Seasons Played: 1 (2014 – 2015)

Games Played: 14

Stats: 2.7 points, 1.1 rebounds, 0.5 assists, and 0.1 steals in 8.7 minutes per game on 40/47.6/0 shooting splits.

The Lowdown: Jordan Hamilton was an exciting add for Clippers fans because he was a late-season signing of a young player with potential rather than a mid-30s vet with one foot out of the league. Hamilton didn’t end up sticking around with the Clippers or in the NBA (though it’s a bit unclear why – his stats were solid enough), but he wasn’t all that bad in the handful of games he did play for the Clips. He notably had a game where he contributed to an actual win on the road in Minnesota, and showed flashes of real scoring ability in his brief appearances. He didn’t have much of an impact, but for the type of signing he was, he wasn’t bad.

75. Jeff Ayres

Seasons Played: 1 (2015 – 2016)

Games Played: 17

Stats: 1.8 points, 1.3 rebounds, 0.3 assists, and 0.2 blocks in 6.3 minutes per game on 52.2/0/100 shooting splits.

The Lowdown: After a couple season of being a role player on extremely good Spurs teams (including the 2014 squad, widely regarded as one of the greatest ever), one would think there might have been a market for Ayres. However, there wasn’t, as the Clippers picked him up on a 10 day contract before signing him for the rest of the season. Ayres didn’t play much, but in his 100+ plus minutes he was a perfectly serviceable backup center who could rebound, dunk, and play a bit of defense.

Well, these forgettable role players seem like a pretty good place to stop for right now. In the rankings, we have finally hit a point where players’ contributions start to become positive (however slightly) over negative. In 2020, Clippers basketball is back, which means offseason content like this series gets pushed to the backburner. Have no fear! This series will return after the playoffs (hopefully in late October), at which point we will finally start diving into some beloved Clippers.

4 Comments

  • Lucas Hann Lucas Hann says:

    Wow, what a brutal collection.
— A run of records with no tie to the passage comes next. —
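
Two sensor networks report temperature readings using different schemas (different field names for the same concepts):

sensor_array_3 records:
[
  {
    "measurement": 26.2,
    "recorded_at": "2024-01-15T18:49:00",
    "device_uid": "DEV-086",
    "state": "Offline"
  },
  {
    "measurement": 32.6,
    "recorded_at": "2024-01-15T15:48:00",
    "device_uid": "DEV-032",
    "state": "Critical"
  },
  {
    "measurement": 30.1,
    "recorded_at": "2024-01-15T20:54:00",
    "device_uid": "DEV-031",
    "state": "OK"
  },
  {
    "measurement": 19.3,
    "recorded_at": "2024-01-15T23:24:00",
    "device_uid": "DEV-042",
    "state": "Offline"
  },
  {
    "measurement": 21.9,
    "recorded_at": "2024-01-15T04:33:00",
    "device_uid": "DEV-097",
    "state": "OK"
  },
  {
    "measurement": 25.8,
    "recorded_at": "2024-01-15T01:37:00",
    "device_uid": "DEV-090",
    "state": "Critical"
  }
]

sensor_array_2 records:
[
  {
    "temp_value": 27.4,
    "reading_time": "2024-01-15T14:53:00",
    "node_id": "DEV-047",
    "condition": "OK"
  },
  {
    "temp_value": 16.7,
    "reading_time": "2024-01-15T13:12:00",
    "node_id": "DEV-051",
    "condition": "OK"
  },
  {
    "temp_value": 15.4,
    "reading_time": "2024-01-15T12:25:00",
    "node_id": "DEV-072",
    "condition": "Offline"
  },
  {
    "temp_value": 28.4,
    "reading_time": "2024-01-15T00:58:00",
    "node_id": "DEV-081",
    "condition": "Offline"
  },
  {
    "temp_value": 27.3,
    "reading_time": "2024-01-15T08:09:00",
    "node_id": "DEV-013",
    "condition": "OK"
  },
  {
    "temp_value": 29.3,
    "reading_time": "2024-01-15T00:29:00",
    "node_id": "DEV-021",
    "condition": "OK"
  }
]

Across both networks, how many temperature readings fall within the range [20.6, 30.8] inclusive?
8

Schema mapping: "measurement" (sensor_array_3) = "temp_value" (sensor_array_2) = temperature

Readings in [20.6, 30.8] from sensor_array_3: 4
Readings in [20.6, 30.8] from sensor_array_2: 4

Total count: 4 + 4 = 8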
I was going to say that Skinner probably deserves to top this list based off of memory, but looking at the stats his 2009 season was really where he made his (modest) contributions, and he did next to nothing in 2010.

    • Robert Flom Robert Flom says:

      Yeah I’d assume Clips fans would have the fondest memories of him of these guys (a low bar), but he was basically non-existent in the 2010 season.

  • davidanagy davidanagy says:

    As someone who only started watching the NBA last season, I’ve sincerely appreciated this series teaching me more about the dark underbelly of Clippers history.